Propensity score matching
PSM was conducted by matching patients who underwent LG after NC with those who underwent OG after NC to eliminate differences in baseline statistics. Seven covariates (age, sex, CCI, ASA score, clinical stage, tumor size, and resection range) were chosen to calculate the propensity score. PSM was conducted by one-to-one nearest neighbor method, and the caliper was set on 0.1.
Statistical analysis
Quantitative variables are presented as mean ± standard deviation, and the differences were compared with independent t-test. Quantitative variables with high deviation were expressed as medians (interquartile range), and the differences were compared with Mann–Whitney U test.

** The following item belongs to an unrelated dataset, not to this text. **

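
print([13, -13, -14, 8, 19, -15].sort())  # None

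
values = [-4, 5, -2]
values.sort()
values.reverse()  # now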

Categorical variables were expressed as frequencies with the differences compared by Chi-square test or Fisher’s exact test. Kaplan–Meier analysis were used to generate the survival curves, and the differences were evaluated by log-rank test. Univariate and multivariate analyses of risk factors for survival were conducted by the Cox proportional hazards regression model. The cutoff point of the continuous variables associated with survival was determined using the median. The multivariate Cox proportional hazards regression model included variables with P <0.05. Statistical analysis was conducted by SPSS software (SPSS 20.0, Chicago, IL, USA). R (version 4.0.4) was used for PSM. P <0.05 were considered statistically significant.